Puff pastry appetizers are the best way to start a party — whether it’s a family barbecue or a Friday night with friends. Use this recipe as a guide and add your own creative spin based on whatever’s in season.

1 1/2 cups ricotta

1/2 cup coarsely grated Parmesan

1/4 tsp salt

1 tsp finely chopped sage

1 tsp lemon zest

450-g pkg butter puff pastry sheets, thawed

1 small heirloom tomato, thinly sliced

1 small zucchini, thinly sliced

2 tsp olive oil

1/2 tsp flaked sea salt, such as Maldon, optional

1. Position racks in top and bottom thirds of oven. Preheat to 400F. Line 2 baking sheets with parchment.

2. Combine ricotta with Parmesan and 1/4 tsp salt in a medium bowl. Season with fresh pepper. Divide mixture in half between 2 bowls. Stir sage into 1 portion and lemon zest into the other portion.

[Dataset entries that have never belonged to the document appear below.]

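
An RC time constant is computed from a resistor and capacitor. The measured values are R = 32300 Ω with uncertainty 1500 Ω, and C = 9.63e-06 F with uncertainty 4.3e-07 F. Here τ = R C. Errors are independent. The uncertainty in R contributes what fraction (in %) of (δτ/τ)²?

(δτ/τ)² = (1·δR/R)² + (1·δC/C)²
  R term: (1×0.0464)² = 0.00216
  C term: (1×0.0447)² = 0.00199
Total = 0.00415. Share from R = 0.00216/0.00415 = 0.520.

52.0%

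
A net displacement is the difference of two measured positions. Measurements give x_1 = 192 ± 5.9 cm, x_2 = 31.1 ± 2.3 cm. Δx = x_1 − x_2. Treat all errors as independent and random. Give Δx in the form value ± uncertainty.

Absolute uncertainties add in quadrature for a linear combination:
  (δx_1)² = 34.8;  (δx_2)² = 5.29
δΔx = √(40.1) = 6.33 cm
Δx = 161 cm.

161 ± 6.33 cm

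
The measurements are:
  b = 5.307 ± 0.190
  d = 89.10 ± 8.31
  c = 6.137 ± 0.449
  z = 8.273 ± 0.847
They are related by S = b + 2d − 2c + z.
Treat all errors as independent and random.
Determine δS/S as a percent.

Sums and differences: (δS)² = Σ (cᵢ δxᵢ)².
  (δb)² = 0.0361;  (2·δd)² = 276;  (2·δc)² = 0.806;  (δz)² = 0.717
δS = √(278) = 16.7
S = 179.5, so δS/S = 16.7/179.5 = 0.0928.

9.28%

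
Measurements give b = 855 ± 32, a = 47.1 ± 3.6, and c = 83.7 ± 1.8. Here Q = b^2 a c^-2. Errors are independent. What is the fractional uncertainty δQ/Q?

Since Q is a product/quotient, work with relative uncertainties:
  (2·δb/b)² = (2×0.0374)² = 0.00560;  (1·δa/a)² = (1×0.0764)² = 0.00584;  (-2·δc/c)² = (-2×0.0215)² = 0.00185
δQ/Q = √(0.0133) = 0.115

0.115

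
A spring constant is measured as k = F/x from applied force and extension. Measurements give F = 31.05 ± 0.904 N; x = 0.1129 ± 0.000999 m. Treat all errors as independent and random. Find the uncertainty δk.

Products/powers → add relative errors in quadrature, weighted by exponent:
  (1·δF/F)² = (1×0.0291)² = 0.000848;  (-1·δx/x)² = (-1×0.00885)² = 7.83e-05
δk/k = √(0.000926) = 0.0304
k = 275.0 N/m, so δk = 0.0304 × 275.0 = 8.37 N/m.

8.37 N/m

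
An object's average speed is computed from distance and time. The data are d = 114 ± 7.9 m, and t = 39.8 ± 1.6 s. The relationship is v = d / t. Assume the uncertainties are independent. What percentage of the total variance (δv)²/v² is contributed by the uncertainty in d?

(δv/v)² = (1·δd/d)² + (-1·δt/t)²
  d term: (1×0.0693)² = 0.00480
  t term: (-1×0.0402)² = 0.00162
Total = 0.00642. Share from d = 0.00480/0.00642 = 0.748.

74.8%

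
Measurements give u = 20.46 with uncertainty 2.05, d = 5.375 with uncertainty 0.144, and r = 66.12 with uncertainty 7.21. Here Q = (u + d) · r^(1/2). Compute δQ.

Let w = u + d = 25.84. δw = √(δu² + δd²) = √(4.20 + 0.0207) = 2.06, so δw/w = 0.0795.
Q is then a monomial in w, r:
δQ/Q = √((δw/w)² + (½·δr/r)²) = √(0.00633 + 0.00297) = 0.0964
Q = 210.1, so δQ = 0.0964 × 210.1 = 20.3.

20.3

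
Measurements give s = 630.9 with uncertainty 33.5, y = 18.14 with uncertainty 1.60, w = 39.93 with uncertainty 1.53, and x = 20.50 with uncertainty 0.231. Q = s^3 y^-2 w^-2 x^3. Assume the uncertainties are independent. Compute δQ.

1.04e+06

Each factor contributes (exponent × relative error)² to (δQ/Q)²:
  (3·δs/s)² = (3×0.0531)² = 0.0254;  (-2·δy/y)² = (-2×0.0882)² = 0.0311;  (-2·δw/w)² = (-2×0.0383)² = 0.00587;  (3·δx/x)² = (3×0.0113)² = 0.00114
δQ/Q = √(0.0635) = 0.252
Q = 4.124e+06, so δQ = 0.252 × 4.124e+06 = 1.04e+06.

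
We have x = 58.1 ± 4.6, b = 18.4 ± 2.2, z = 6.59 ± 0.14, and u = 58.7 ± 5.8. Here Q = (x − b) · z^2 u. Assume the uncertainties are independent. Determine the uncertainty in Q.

Let w = x − b = 39.7. δw = √(δx² + δb²) = √(21.2 + 4.84) = 5.10, so δw/w = 0.128.
Q is then a monomial in w, z, u:
δQ/Q = √((δw/w)² + (2·δz/z)² + (1·δu/u)²) = √(0.0165 + 0.00181 + 0.00976) = 0.168
Q = 1.01e+05, so δQ = 0.168 × 1.01e+05 = 17000.

17000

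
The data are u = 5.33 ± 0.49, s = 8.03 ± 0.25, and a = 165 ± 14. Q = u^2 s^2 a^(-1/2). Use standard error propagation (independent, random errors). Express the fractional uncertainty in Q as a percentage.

For a monomial Q ∝ u^2, s^2, a^(-1/2), fractional errors add in quadrature:
  (2·δu/u)² = (2×0.0919)² = 0.0338;  (2·δs/s)² = (2×0.0311)² = 0.00388;  (−½·δa/a)² = (-0.5×0.0848)² = 0.00180
δQ/Q = √(0.0395) = 0.199

19.9%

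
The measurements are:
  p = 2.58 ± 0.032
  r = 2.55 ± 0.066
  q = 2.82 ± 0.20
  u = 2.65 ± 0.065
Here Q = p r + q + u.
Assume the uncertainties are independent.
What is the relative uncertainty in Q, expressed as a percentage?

Let w = p·r = 6.58. δw/w = √((1·δp/p)² + (1·δr/r)²) = √(0.000154 + 0.000670) = 0.0287, so δw = 0.189.
Q = w + q + u: δQ = √(δw² + δq² + δu²) = √(0.0357 + 0.0400 + 0.00423) = 0.283
Q = 12.0, so δQ/Q = 0.283/12.0 = 0.0235.

2.35%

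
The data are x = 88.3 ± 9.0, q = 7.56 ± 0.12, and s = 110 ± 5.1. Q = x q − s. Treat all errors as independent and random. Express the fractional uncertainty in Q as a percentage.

Let p = x·q = 668. δp/p = √((1·δx/x)² + (1·δq/q)²) = √(0.0104 + 0.000252) = 0.103, so δp = 68.9.
Q = p − s: δQ = √(δp² + δs²) = √(4740 + 26.0) = 69.0
Q = 558, so δQ/Q = 69.0/558 = 0.124.

12.4%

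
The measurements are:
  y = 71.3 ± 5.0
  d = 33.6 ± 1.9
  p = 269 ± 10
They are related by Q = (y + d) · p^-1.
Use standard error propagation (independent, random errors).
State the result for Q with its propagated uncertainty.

0.390 ± 0.0246

Let u = y + d = 105. δu = √(δy² + δd²) = √(25.0 + 3.61) = 5.35, so δu/u = 0.0510.
Q is then a monomial in u, p:
δQ/Q = √((δu/u)² + (-1·δp/p)²) = √(0.00260 + 0.00138) = 0.0631
Q = 0.390, so δQ = 0.0631 × 0.390 = 0.0246.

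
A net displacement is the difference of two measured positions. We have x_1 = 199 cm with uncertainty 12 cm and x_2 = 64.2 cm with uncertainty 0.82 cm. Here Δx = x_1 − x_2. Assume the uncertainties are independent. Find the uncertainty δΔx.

12.0 cm

For a sum/difference, combine absolute errors in quadrature:
  (δx_1)² = 144;  (δx_2)² = 0.672
δΔx = √(145) = 12.0 cm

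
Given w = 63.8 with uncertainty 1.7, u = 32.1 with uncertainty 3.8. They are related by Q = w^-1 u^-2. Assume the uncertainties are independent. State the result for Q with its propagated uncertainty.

(1.52 ± 0.362) × 10^-5

For a monomial Q ∝ w^-1, u^-2, fractional errors add in quadrature:
  (-1·δw/w)² = (-1×0.0266)² = 0.000710;  (-2·δu/u)² = (-2×0.118)² = 0.0561
δQ/Q = √(0.0568) = 0.238
Q = 1.52e-05, so δQ = 0.238 × 1.52e-05 = 3.62e-06.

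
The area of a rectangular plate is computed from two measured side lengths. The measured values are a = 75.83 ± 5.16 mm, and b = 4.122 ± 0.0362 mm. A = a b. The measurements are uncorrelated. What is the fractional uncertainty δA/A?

Each factor contributes (exponent × relative error)² to (δA/A)²:
  (1·δa/a)² = (1×0.0680)² = 0.00463;  (1·δb/b)² = (1×0.00878)² = 7.71e-05
δA/A = √(0.00471) = 0.0686

0.0686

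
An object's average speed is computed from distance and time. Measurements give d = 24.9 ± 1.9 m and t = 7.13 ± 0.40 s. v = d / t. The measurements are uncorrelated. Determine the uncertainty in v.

Since v is a product/quotient, work with relative uncertainties:
  (1·δd/d)² = (1×0.0763)² = 0.00582;  (-1·δt/t)² = (-1×0.0561)² = 0.00315
δv/v = √(0.00897) = 0.0947
v = 3.49 m/s, so δv = 0.0947 × 3.49 = 0.331 m/s.

0.331 m/s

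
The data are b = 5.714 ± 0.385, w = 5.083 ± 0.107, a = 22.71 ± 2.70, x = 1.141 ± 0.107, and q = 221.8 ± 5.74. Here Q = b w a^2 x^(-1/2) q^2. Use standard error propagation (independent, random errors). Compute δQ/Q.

0.258

Since Q is a product/quotient, work with relative uncertainties:
  (1·δb/b)² = (1×0.0674)² = 0.00454;  (1·δw/w)² = (1×0.0211)² = 0.000443;  (2·δa/a)² = (2×0.119)² = 0.0565;  (−½·δx/x)² = (-0.5×0.0938)² = 0.00220;  (2·δq/q)² = (2×0.0259)² = 0.00268
δQ/Q = √(0.0664) = 0.258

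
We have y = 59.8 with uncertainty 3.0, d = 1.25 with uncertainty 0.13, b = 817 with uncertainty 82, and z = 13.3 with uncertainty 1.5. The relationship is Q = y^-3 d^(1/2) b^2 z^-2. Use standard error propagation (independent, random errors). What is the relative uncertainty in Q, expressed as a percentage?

34.1%

Products/powers → add relative errors in quadrature, weighted by exponent:
  (-3·δy/y)² = (-3×0.0502)² = 0.0227;  (½·δd/d)² = (0.5×0.104)² = 0.00270;  (2·δb/b)² = (2×0.100)² = 0.0403;  (-2·δz/z)² = (-2×0.113)² = 0.0509
δQ/Q = √(0.117) = 0.341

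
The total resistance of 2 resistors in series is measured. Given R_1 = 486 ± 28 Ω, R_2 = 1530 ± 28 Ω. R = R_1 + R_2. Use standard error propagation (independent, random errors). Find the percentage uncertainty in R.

Absolute uncertainties add in quadrature for a linear combination:
  (δR_1)² = 784;  (δR_2)² = 784
δR = √(1570) = 39.6 Ω
R = 2020 Ω, so δR/R = 39.6/2020 = 0.0196.

1.96%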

3. Unroll puff pastry sheets. Use a 3-in. round cookie cutter to cut out 18 circles. Place

1 inch apart on prepared parchment-lined baking sheets.

4. For half the rounds, scoop 1 tbsp of sage-ricotta mixture onto each. Scoop 1 tbsp of lemon-ricotta mixture onto each remaining round. With the back of a spoon, flatten mixture, leaving a 1/4-in. border around the edges.

5. Top each sage-ricotta round with 1 or 2 tomato slices. Top each lemon-ricotta round with 3 overlappin­g zucchini slices. Brush oil lightly over tomatoes and zucchini.

6. Bake in top and bottom thirds of oven, switching halfway through, until vegetables are soft and pastry is golden, 25 to 30 minutes. Sprinkle with sea salt before serving. Tip: When choosing a tomato, pick one with a diameter of about 3 inches so the slices nicely cover the pastry circles.